Monkey-flower is found in wet places such as marshes, ditches, swamps, shores and borders of ponds, lakes, rivers and streams.
The overall appearance is said to resemble a grinning monkey’s face.
Indian-tobacco was once considered a medicinal plant because of the emetic alkaloid present in the plant parts, especially the roots, but is now regarded as poisonous.
It can be found in moist or dry locations often in disturbed ground.

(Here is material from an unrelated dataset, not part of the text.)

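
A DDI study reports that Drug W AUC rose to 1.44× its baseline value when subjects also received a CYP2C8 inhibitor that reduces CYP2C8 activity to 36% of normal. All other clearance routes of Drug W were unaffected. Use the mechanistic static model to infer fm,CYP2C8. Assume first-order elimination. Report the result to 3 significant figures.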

The lovely village of Kars lies beside the Rideau River. The name was chosen to commemorate the Canadian-born General William Fenwick Williams who had undertaken in the siege of the town of Kars (now in Turkey) for the Ottoman Empire against the Russian Empire in 1857.
The Baxter Conservation Area is very near Kars and I (plus many friendly mosquitos) had a good walk there early on this day.
Thanks to Ken Sproule for assistance in butterfly identification.
Thanks to Heather Pantrey who sent me these photos of a Chipping Sparrow feeding a Cowbird chick. Cowbirds lay their eggs in other bird’s nests and the chipping sparrow must have been surprised at the size and appetite of this one of “her” brood.
The summer night is the perfection of thought. – Wallace Stevens (1879–1955)
What bounty! Once again, magnificent scenery, gorgeous (and fascinating!) plants and flowers, and (Thank You, Heather!) A delightful and oh, so interesting–what a scoop!–photo capture of a Chipping Sparrow feeding a Cowbird chick! Thank you all, for all of this–Miles, Ken and Heather!